How is this not just straight up highway robbery?
The agents found nothing in Rivers’s belongings that indicated that he was involved with the drug trade: no drugs, no guns. They didn’t arrest him or charge him with a crime. But they took his cash anyway, every last cent, under the authority of the Justice Department’s civil asset forfeiture program.
[…]
There is no presumption of innocence under civil asset forfeiture laws. Rather, law enforcement officers only need to have a suspicion — in practice, often a vague one — that a person is involved with illegal activity in order to seize their property. On the highway, for instance, police may cite things like tinted windows, air fresheners or trash in the car, according to a Washington Post investigation last year.
[…]
Once property has been seized, the burden of proof falls on the defendant to get it back — even if the cops ultimately never charge them with a crime. “We don’t have to prove that the person is guilty,” an Albuquerque DEA agent told the Journal. “It’s that the money is presumed to be guilty.”
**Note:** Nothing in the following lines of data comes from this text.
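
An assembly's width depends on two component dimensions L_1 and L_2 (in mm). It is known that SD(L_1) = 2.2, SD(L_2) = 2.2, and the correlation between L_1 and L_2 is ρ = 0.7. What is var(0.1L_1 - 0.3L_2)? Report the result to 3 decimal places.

0.281

var(L_1) = (2.2)² = 4.84;  var(L_2) = (2.2)² = 4.84
Cov(L_1,L_2) = ρ·SD(L_1)·SD(L_2) = 0.7·2.2·2.2 = 3.388
var(0.1L_1 - 0.3L_2) = (0.1)²·var(L_1) + (-0.3)²·var(L_2) + 2·(0.1)·(-0.3)·Cov(L_1,L_2)
= 0.01·4.84 + 0.09·4.84 + -0.06·3.388 = 0.28072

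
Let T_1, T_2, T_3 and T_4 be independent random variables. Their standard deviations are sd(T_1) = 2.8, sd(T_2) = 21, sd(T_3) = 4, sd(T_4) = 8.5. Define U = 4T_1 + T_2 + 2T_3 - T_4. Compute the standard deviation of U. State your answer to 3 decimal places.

Var(T_1) = 7.84, Var(T_2) = 441, Var(T_3) = 16, Var(T_4) = 72.25
By independence, Var(U) = (4)²Var(T_1) + (1)²Var(T_2) + (2)²Var(T_3) + (-1)²Var(T_4)
= (4)²·7.84 + (1)²·441 + (2)²·16 + (-1)²·72.25 = 702.69
sd(U) = √702.69 ≈ 26.508

26.508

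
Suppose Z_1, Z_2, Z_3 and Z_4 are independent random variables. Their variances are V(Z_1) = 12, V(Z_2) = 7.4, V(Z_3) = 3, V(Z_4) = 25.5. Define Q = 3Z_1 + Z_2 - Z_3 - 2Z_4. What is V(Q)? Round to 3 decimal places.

By independence, V(Q) = (3)²V(Z_1) + (1)²V(Z_2) + (-1)²V(Z_3) + (-2)²V(Z_4)
= (3)²·12 + (1)²·7.4 + (-1)²·3 + (-2)²·25.5 = 220.4

220.400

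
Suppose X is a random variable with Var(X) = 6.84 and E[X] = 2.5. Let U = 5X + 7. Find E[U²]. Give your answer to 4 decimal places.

551.2500

E[5X + 7] = 5·2.5 + 7 = 19.5
Var(5X + 7) = (5)²·6.84 = 171
E[U²] = Var(U) + (E[U])² = 171 + (19.5)² = 551.25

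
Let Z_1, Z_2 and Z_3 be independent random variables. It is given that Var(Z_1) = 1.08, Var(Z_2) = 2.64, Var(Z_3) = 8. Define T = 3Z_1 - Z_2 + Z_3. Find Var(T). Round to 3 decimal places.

By independence, Var(T) = (3)²Var(Z_1) + (-1)²Var(Z_2) + (1)²Var(Z_3)
= (3)²·1.08 + (-1)²·2.64 + (1)²·8 = 20.36

20.360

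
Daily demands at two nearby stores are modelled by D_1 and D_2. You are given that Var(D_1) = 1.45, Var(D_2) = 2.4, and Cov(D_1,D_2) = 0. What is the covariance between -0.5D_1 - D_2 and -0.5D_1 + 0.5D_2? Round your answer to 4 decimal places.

-0.8375

Cov(-0.5D_1 - D_2, -0.5D_1 + 0.5D_2) = (-0.5)(-0.5)Var(D_1) + (-1)(0.5)Var(D_2) + [(-0.5)(0.5) + (-1)(-0.5)]Cov(D_1,D_2)
= 0.25·1.45 + -0.5·2.4 + 0.25·0 = -0.8375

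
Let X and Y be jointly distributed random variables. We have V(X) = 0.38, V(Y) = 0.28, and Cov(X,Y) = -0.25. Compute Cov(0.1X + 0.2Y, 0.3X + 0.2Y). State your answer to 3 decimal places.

0.003

Cov(0.1X + 0.2Y, 0.3X + 0.2Y) = (0.1)(0.3)V(X) + (0.2)(0.2)V(Y) + [(0.1)(0.2) + (0.2)(0.3)]Cov(X,Y)
= 0.03·0.38 + 0.04·0.28 + 0.08·-0.25 = 0.0026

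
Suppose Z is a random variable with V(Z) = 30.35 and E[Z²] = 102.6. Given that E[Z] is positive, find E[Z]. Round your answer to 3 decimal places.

8.500

(E[Z])² = E[Z²] − V(Z) = 102.6 − 30.35 = 72.25
E[Z] = √72.25 = 8.5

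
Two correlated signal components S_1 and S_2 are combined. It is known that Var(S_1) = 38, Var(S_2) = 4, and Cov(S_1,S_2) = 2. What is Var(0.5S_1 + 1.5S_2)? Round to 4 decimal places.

Var(0.5S_1 + 1.5S_2) = (0.5)²·Var(S_1) + (1.5)²·Var(S_2) + 2·(0.5)·(1.5)·Cov(S_1,S_2)
= 0.25·38 + 2.25·4 + 1.5·2 = 21.5

21.5000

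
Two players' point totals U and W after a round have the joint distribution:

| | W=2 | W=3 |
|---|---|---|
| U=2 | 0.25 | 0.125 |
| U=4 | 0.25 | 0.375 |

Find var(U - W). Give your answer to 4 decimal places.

0.9375

E[U] = 3.25,  E[W] = 2.5,  E[UW] = 8.25
var(U) = 11.5 − (3.25)² = 0.9375;  var(W) = 6.5 − (2.5)² = 0.25
Cov(U,W) = 8.25 − (3.25)(2.5) = 0.125
var(U - W) = (1)²·0.9375 + (-1)²·0.25 + 2·(1)·(-1)·0.125 = 0.9375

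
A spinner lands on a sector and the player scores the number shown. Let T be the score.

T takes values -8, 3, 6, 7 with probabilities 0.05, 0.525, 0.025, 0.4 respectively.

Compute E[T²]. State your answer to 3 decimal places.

28.425

E[T²] = (-8)²(0.05) + (3)²(0.525) + (6)²(0.025) + (7)²(0.4) = 28.425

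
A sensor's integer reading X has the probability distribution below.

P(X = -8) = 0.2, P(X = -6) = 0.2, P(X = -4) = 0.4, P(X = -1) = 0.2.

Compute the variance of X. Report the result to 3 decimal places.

E[X] = (-8)(0.2) + (-6)(0.2) + (-4)(0.4) + (-1)(0.2) = -4.6
E[X²] = (-8)²(0.2) + (-6)²(0.2) + (-4)²(0.4) + (-1)²(0.2) = 26.6
var(X) = E[X²] − (E[X])² = 26.6 − (-4.6)² = 5.44

5.440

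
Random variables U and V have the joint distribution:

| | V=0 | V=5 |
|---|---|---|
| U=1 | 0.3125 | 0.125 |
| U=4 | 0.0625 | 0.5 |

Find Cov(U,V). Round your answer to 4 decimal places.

E[U] = 2.6875,  E[V] = 3.125
E[UV] = 10.625
Cov(U,V) = E[UV] − E[U]E[V] = 10.625 − (2.6875)(3.125) = 2.2265625

2.2266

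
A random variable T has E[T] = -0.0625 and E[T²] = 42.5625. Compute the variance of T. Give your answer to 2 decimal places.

var(T) = 42.5625 − (-0.0625)² = 42.55859375

42.56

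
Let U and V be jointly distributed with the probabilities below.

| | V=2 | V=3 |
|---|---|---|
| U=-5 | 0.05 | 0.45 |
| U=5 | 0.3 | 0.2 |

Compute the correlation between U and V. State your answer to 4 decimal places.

-0.5241

E[U] = 0,  E[V] = 2.65
E[UV] = -1.25
Cov(U,V) = E[UV] − E[U]E[V] = -1.25 − (0)(2.65) = -1.25
Var(U) = 25,  Var(V) = 0.2275
ρ = -1.25 / √(25·0.2275) ≈ -0.5241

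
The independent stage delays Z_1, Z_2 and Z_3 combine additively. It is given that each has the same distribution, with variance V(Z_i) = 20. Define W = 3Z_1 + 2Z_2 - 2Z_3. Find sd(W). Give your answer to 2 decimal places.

18.44

By independence, V(W) = (3)²V(Z_1) + (2)²V(Z_2) + (-2)²V(Z_3)
= (3)²·20 + (2)²·20 + (-2)²·20 = 340
sd(W) = √340 ≈ 18.44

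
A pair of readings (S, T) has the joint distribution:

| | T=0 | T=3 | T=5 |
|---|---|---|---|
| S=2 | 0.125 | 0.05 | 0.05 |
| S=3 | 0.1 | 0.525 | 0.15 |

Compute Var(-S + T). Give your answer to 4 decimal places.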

This means that the DEA can basically steal any cash they ever find, and the onus is on their victims to prove the money was legitimately theirs. Because the DEA overwhelmingly target young, poorer people, they rarely have the means to contest the seizures.
Frankly, I’d like to see a RICO action against the DEA generally. Maybe not everyone there is actively involved in these sorts of thefts, but by working they they enable what has become a fundamentally criminal enterprise — and by getting paid, they receive benefits at least in part because of these crimes.